9 Le régesh contre le tsédek

Yéhouda avait compris une chose : sur le terrain de la justice (tsédek), ils ne pouvaient pas gagner. Les faits étaient contre eux — le gobelet avait été trouvé chez Binyamin. Alors il a changé de stratégie : il a parlé au cœur, au régesh (l'émotion).

Pas d'arguments juridiques, pas de contestation des preuves. Juste la douleur d'un père, la détresse d'une famille, la supplication d'un frère qui a donné sa garantie. Et cela a fonctionné — deux fois Yossef « tombe » face à l'émotion. Mais cela n'a pas empêché la tokha'ha de sortir.

10 Le pardon inachevé
Une question qui dérange Yossef a-t-il vraiment pardonné aux frères ? Cherchez dans le texte — nulle part il n'est écrit explicitement que Yossef a sala'h (pardonné).

Il dit : « Hata'hat Elokim ani ? » — Suis-je à la place de D.ieu ? Il dit : « Atem 'hachavtem alaï raa, Elokim 'hachava létova » — Vous aviez pensé me faire du mal, D.ieu l'a pensé pour le bien. Il les console, il les nourrit... mais le mot « sala'hti » n'apparaît jamais.
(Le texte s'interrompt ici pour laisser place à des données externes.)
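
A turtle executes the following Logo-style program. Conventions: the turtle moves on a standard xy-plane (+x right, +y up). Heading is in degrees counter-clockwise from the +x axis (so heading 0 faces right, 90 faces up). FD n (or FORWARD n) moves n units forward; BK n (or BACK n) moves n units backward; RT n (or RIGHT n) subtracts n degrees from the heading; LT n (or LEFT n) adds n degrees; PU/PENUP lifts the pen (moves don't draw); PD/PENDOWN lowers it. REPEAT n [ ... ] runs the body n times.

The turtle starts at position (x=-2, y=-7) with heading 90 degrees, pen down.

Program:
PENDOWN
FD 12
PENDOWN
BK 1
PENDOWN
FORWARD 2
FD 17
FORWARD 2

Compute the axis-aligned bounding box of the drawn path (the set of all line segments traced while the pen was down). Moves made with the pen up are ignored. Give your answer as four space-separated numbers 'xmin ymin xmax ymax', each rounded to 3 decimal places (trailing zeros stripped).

Answer: -2 -7 -2 25

Derivation:
Executing turtle program step by step:
Start: pos=(-2,-7), heading=90, pen down
PD: pen down
FD 12: (-2,-7) -> (-2,5) [heading=90, draw]
PD: pen down
BK 1: (-2,5) -> (-2,4) [heading=90, draw]
PD: pen down
FD 2: (-2,4) -> (-2,6) [heading=90, draw]
FD 17: (-2,6) -> (-2,23) [heading=90, draw]
FD 2: (-2,23) -> (-2,25) [heading=90, draw]
Final: pos=(-2,25), heading=90, 5 segment(s) drawn

Segment endpoints: x in {-2, -2, -2, -2, -2}, y in {-7, 4, 5, 6, 23, 25}
xmin=-2, ymin=-7, xmax=-2, ymax=25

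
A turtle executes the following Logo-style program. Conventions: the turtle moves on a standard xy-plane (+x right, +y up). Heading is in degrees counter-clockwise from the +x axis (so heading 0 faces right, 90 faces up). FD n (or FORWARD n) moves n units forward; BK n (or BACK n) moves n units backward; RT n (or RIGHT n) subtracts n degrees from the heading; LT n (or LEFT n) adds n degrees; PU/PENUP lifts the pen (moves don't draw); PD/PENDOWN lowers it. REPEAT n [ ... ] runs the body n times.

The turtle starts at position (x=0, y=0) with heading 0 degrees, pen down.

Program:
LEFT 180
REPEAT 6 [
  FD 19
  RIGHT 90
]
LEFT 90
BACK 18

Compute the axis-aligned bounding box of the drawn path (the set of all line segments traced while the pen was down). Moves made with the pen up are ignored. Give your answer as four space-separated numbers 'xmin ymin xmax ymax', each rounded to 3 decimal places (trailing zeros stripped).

Executing turtle program step by step:
Start: pos=(0,0), heading=0, pen down
LT 180: heading 0 -> 180
REPEAT 6 [
  -- iteration 1/6 --
  FD 19: (0,0) -> (-19,0) [heading=180, draw]
  RT 90: heading 180 -> 90
  -- iteration 2/6 --
  FD 19: (-19,0) -> (-19,19) [heading=90, draw]
  RT 90: heading 90 -> 0
  -- iteration 3/6 --
  FD 19: (-19,19) -> (0,19) [heading=0, draw]
  RT 90: heading 0 -> 270
  -- iteration 4/6 --
  FD 19: (0,19) -> (0,0) [heading=270, draw]
  RT 90: heading 270 -> 180
  -- iteration 5/6 --
  FD 19: (0,0) -> (-19,0) [heading=180, draw]
  RT 90: heading 180 -> 90
  -- iteration 6/6 --
  FD 19: (-19,0) -> (-19,19) [heading=90, draw]
  RT 90: heading 90 -> 0
]
LT 90: heading 0 -> 90
BK 18: (-19,19) -> (-19,1) [heading=90, draw]
Final: pos=(-19,1), heading=90, 7 segment(s) drawn

Segment endpoints: x in {-19, -19, 0, 0}, y in {0, 0, 0, 0, 1, 19, 19}
xmin=-19, ymin=0, xmax=0, ymax=19

Answer: -19 0 0 19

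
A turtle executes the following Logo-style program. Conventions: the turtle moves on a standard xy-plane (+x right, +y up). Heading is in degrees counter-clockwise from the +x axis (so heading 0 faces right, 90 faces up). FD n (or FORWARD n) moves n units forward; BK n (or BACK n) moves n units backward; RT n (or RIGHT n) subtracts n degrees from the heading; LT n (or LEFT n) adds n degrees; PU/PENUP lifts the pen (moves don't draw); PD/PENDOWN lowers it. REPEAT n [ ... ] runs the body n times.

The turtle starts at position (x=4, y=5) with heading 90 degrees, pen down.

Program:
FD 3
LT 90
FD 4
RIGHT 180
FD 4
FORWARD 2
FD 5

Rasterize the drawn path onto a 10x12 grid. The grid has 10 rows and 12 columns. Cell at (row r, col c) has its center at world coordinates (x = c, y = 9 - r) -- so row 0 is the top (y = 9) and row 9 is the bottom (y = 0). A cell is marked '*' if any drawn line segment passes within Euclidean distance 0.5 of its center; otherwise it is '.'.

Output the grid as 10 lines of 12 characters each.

Segment 0: (4,5) -> (4,8)
Segment 1: (4,8) -> (0,8)
Segment 2: (0,8) -> (4,8)
Segment 3: (4,8) -> (6,8)
Segment 4: (6,8) -> (11,8)

Answer: ............
************
....*.......
....*.......
....*.......
............
............
............
............
............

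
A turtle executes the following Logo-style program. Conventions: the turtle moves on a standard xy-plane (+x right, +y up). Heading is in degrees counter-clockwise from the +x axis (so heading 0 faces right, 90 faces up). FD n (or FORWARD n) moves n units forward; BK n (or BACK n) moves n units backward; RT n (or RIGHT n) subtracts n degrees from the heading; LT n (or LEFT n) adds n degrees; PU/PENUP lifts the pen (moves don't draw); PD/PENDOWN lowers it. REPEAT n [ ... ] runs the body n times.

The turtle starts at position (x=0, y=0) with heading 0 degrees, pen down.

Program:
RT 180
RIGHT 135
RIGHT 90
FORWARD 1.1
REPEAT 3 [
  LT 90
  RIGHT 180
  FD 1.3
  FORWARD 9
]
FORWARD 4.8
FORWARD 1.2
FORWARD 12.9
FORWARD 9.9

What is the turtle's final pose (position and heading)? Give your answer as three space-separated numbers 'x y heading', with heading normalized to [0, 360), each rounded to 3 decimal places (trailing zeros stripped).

Answer: 13.859 26.87 45

Derivation:
Executing turtle program step by step:
Start: pos=(0,0), heading=0, pen down
RT 180: heading 0 -> 180
RT 135: heading 180 -> 45
RT 90: heading 45 -> 315
FD 1.1: (0,0) -> (0.778,-0.778) [heading=315, draw]
REPEAT 3 [
  -- iteration 1/3 --
  LT 90: heading 315 -> 45
  RT 180: heading 45 -> 225
  FD 1.3: (0.778,-0.778) -> (-0.141,-1.697) [heading=225, draw]
  FD 9: (-0.141,-1.697) -> (-6.505,-8.061) [heading=225, draw]
  -- iteration 2/3 --
  LT 90: heading 225 -> 315
  RT 180: heading 315 -> 135
  FD 1.3: (-6.505,-8.061) -> (-7.425,-7.142) [heading=135, draw]
  FD 9: (-7.425,-7.142) -> (-13.789,-0.778) [heading=135, draw]
  -- iteration 3/3 --
  LT 90: heading 135 -> 225
  RT 180: heading 225 -> 45
  FD 1.3: (-13.789,-0.778) -> (-12.869,0.141) [heading=45, draw]
  FD 9: (-12.869,0.141) -> (-6.505,6.505) [heading=45, draw]
]
FD 4.8: (-6.505,6.505) -> (-3.111,9.899) [heading=45, draw]
FD 1.2: (-3.111,9.899) -> (-2.263,10.748) [heading=45, draw]
FD 12.9: (-2.263,10.748) -> (6.859,19.87) [heading=45, draw]
FD 9.9: (6.859,19.87) -> (13.859,26.87) [heading=45, draw]
Final: pos=(13.859,26.87), heading=45, 11 segment(s) drawn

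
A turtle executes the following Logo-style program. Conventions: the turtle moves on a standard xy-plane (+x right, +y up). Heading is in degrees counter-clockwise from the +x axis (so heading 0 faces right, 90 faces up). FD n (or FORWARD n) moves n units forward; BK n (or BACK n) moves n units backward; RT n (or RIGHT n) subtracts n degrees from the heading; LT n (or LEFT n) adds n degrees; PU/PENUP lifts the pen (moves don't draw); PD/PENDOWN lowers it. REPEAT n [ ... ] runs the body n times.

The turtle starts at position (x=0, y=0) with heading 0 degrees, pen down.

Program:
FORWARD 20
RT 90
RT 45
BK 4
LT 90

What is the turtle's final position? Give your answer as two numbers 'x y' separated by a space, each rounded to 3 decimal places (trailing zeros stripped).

Executing turtle program step by step:
Start: pos=(0,0), heading=0, pen down
FD 20: (0,0) -> (20,0) [heading=0, draw]
RT 90: heading 0 -> 270
RT 45: heading 270 -> 225
BK 4: (20,0) -> (22.828,2.828) [heading=225, draw]
LT 90: heading 225 -> 315
Final: pos=(22.828,2.828), heading=315, 2 segment(s) drawn

Answer: 22.828 2.828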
Le silence des deux côtés Et de l'autre côté, les frères n'ont jamais demandé pardon explicitement. Demander pardon n'est simple pour personne — ni pour celui qui doit le demander, ni pour celui qui doit l'accorder. Là est le tikoun de notre génération.

🎯 Teste-toi

Cinq questions. Clique sur une réponse.

1
Pourquoi le reproche de Réouven ne porte-t-il pas sur la vente de Yossef elle-même ?
On ne peut dire qu'ils ont mal agi si la Présence divine était avec eux ; le reproche vise le manque de ra'hamim, non la vente.
2
Combien de fois Yéhouda mentionne-t-il, dans sa plaidoirie, que le père est vivant et souffre ?
Huit fois dans son discours Yéhouda rappelle que le père vit, souffre et que sa vie dépend de Binyamin.
3
Pourquoi la question « Haod avi 'haï ? » est-elle qualifiée d'absurde en apparence ?
Toute la plaidoirie tournait autour du père vivant ; l'apparente absurdité révèle que la question est une tokha'ha cachée.
4
Selon Rabbi Yo'hanan, quelle est la leçon du silence des frères ?
« Oy lanou miyom hadin » : s'ils s'effondrent devant un frère de chair, à plus forte raison au jour du Jugement devant D.ieu.
5
Quel constat le cours tire-t-il sur le pardon dans ce récit ?
Le texte ne contient ni « sala'hti » de Yossef ni demande explicite des frères : demander pardon n'est simple pour personne.

Résultat

📅 7 jours vers le tikoun du pardon
Dimanche
Dimanche — Le tikoun de 'Hava : dis simplement « pardon » à ton conjoint, dans un sens comme dans l'autre.
Lundi
Lundi — Pardonne à quelqu'un sans attendre qu'il demande : libère l'autre de sa dette, et libère-toi toi-même.
Mardi
Mardi — Entre frères et sœurs : identifie une blessure familiale et fais le premier pas vers la réconciliation.
Mercredi
Mercredi — La cohérence : avant de te plaindre de quelqu'un, demande-toi « n'ai-je pas fait la même chose ? »
Jeudi
Jeudi — Le régesh avant le tsédek : dans un conflit, parle d'abord au cœur avant d'aligner tes arguments.
Vendredi
Vendredi — Étudie les versets de Yéhouda (Béréchit 44) et compte les huit mentions du père vivant.
Chabbat
Chabbat — Prépare le jour du Din : fais le bilan d'un pardon donné ou reçu cette semaine et remercie Hachem.